As fall lingers in Hubbard and the leaves are nearing their peak colors, it’s time to do the annual “winterizing” chores before it freezes for good. Such tasks include; putting the paint in the basement, removing the boat battery and putting it inside, shutting off the supply valves leading to the outdoor faucets, putting fuel stabilizer in the lawnmower engine, testing the snow blower to make sure it works, and last but not least, lighting the boiler.
Last Tuesday Bill Harnack made the annual trip to the basement to light the ancient Kewanee boiler. The temperature in the house had fallen to about sixty degrees and Betty reminded Bill, for at least the tenth time this month, to light the boiler. This isn’t something that Bill looks forward to, for it signals in the “reign of the gas company” over his pocketbook for the next six months. The decision to light the boiler is however, inevitable, so Tuesday was the day.

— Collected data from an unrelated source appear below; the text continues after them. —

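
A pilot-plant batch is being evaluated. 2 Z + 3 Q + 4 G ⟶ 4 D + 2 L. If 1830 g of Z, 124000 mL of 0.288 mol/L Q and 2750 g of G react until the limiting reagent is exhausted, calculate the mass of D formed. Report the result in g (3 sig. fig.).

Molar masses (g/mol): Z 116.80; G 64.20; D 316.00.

9900 g

n(Z) = 1830 / 116.80 = 15.67 mol
n(Q) = 0.288 × 124000/1000 = 35.71 mol
n(G) = 2750 / 64.20 = 42.83 mol
n/ν for Z = 15.67/2 = 7.835
n/ν for Q = 35.71/3 = 11.90
n/ν for G = 42.83/4 = 10.71
Smallest n/ν is Z → limiting reagent.
n(D) = (4/2) × 15.67 = 31.34 mol
mass = 31.34 × 316.00 = 9903 g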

Normally the pilot light burns all year, so Bill simply flips an electrical switch to fire up the boiler. This year, however, there was no resounding “phumph” sound of the gas igniting within. Peering in the combustion chamber, Bill could see that the pilot light wasn’t burning. No pilot light, no combustion. Bill had a problem. As he looked at the combustion unit, complete with gas valve and burner, his mind wandered back twenty-nine years. He and Betty were just “kids” then, in their mid twenties. The boiler was oil-fired back then and Betty’s dad, Laverne, who worked for the gas company, told Bill that it was time to “convert to gas.” This wasn’t a task that Bill was prepared for. It didn’t matter. A couple of weeks later Laverne showed up at the house with a used, gas-fired burner complete with valve and pilot control.

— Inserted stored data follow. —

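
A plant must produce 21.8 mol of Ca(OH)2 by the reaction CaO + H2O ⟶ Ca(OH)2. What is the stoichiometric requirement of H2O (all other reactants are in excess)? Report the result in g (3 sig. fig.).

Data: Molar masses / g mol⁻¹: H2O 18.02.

393 g

n(Ca(OH)2) = 21.80 mol
n(H2O) = (1/1) × 21.80 = 21.80 mol
mass = 21.80 × 18.02 = 392.8 g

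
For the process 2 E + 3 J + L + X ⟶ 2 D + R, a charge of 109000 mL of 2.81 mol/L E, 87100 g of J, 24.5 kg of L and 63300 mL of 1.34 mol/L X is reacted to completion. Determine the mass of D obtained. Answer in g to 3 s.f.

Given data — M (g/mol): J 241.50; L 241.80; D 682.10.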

Laverne had found the gas burner in a pile of discarded parts at the gas company. The burner was at least 30 years old. Bill asked his father-in-law if this “junk-pile” burner was any good. “Heck”, said Laverne, “This baby will work for years.” “We’ll just stick it into the belly of this old Kewanee boiler and you won’t have to worry about a thing.” In that dingy basement twenty-nine years ago, Bill watched Laverne tear out the old oil-fired burner and install the “new” gas-fired burner. Laverne explained to Bill how the burner worked, carefully going over the built-in safety devices that are essential in all gas burners. While Bill lacked the experience necessary to completely understand what Laverne was teaching him, he listened dutifully. More than anything, Bill was grateful. He and Betty didn’t have two nickels to rub together and Laverne had gotten the burner free. The installation was also free, another “father in law” favor.
Last Tuesday as Bill stared at the old gas burner his father in law had installed nearly thirty years ago, the pilot light didn’t work. Laverne had told Bill that when the pilot light doesn’t work it is almost always because of a bad thermocouple. Remembering the steps that Laverne had taken years ago, Bill extracted the burner from the boiler and went down to the plumbing shop and bought a replacement thermocouple. Within a few minutes, “ole Kewanee” was up and running again!

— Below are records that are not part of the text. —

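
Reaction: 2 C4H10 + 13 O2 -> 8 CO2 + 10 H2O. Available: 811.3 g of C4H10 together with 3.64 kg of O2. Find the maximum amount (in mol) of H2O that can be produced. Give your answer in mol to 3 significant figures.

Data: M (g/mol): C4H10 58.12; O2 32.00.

69.8 mol

n(C4H10) = 811.3 / 58.12 = 13.96 mol
n(O2) = 3.640×1000 / 32.00 = 113.8 mol
n/ν for C4H10 = 13.96/2 = 6.980
n/ν for O2 = 113.8/13 = 8.754
Smallest n/ν is C4H10 → limiting reagent.
n(H2O) = (10/2) × 13.96 = 69.80 mol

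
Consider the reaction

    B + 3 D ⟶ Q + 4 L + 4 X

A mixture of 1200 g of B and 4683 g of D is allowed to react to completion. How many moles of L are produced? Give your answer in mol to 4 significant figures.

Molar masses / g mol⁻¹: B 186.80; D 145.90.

n(B) = 1200 / 186.80 = 6.424 mol
n(D) = 4683 / 145.90 = 32.10 mol
n/ν for B = 6.424/1 = 6.424
n/ν for D = 32.10/3 = 10.70
Smallest n/ν is B → limiting reagent.
n(L) = (4/1) × 6.424 = 25.70 mol

25.70 mol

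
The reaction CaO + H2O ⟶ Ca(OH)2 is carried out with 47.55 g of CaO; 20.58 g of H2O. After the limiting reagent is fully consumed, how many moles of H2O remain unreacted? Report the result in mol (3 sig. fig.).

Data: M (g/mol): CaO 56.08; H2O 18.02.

n(CaO) = 47.55 / 56.08 = 0.8479 mol
n(H2O) = 20.58 / 18.02 = 1.142 mol
n/ν → CaO: 0.8479, H2O: 1.142; CaO is limiting.
H2O consumed = (1/1) × 0.8479 = 0.8479 mol
H2O remaining = 1.142 − 0.8479 = 0.2941 mol

0.294 mol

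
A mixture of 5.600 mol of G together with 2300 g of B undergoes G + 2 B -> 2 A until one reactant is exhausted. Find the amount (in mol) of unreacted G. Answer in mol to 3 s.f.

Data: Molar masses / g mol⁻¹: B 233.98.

0.685 mol

n(G) = 5.600 mol
n(B) = 2300 / 233.98 = 9.830 mol
n/ν → G: 5.600, B: 4.915; B is limiting.
G consumed = (1/2) × 9.830 = 4.915 mol
G remaining = 5.600 − 4.915 = 0.6850 mol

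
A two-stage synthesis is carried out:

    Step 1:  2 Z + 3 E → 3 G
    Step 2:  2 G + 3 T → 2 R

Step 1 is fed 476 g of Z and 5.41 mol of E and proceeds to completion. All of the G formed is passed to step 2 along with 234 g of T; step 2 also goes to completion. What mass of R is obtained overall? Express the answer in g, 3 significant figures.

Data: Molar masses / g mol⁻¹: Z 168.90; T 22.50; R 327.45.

Step 1:
n(Z) = 476.0 / 168.90 = 2.818 mol
n(E) = 5.410 mol
n/ν for Z = 2.818/2 = 1.409
n/ν for E = 5.410/3 = 1.803
Smallest n/ν is Z → limiting reagent.
n(G) produced = (3/2) × 2.818 = 4.227 mol
Step 2:
n(G) available = 4.227 mol
n(T) = 234.0 / 22.50 = 10.40 mol
n/ν for G = 4.227/2 = 2.114
n/ν for T = 10.40/3 = 3.467
Smallest n/ν is G → limiting reagent.
n(R) = (2/2) × 4.227 = 4.227 mol
mass = 4.227 × 327.45 = 1384 g

1380 g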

In the poorly lighted basement, as he put away his tools, Bill remembered a thought he had as he watched Laverne install the burner twenty-nine years ago. “What am I going to do when this guy passes away,” thought Bill. “Who am I going to rely on to fix this stuff?” This coming February, Laverne will have been gone twenty years. The lessons he taught Bill about gas burners and about life, were learned well. After all, this is the third thermocouple that Bill has installed on the old gas burner.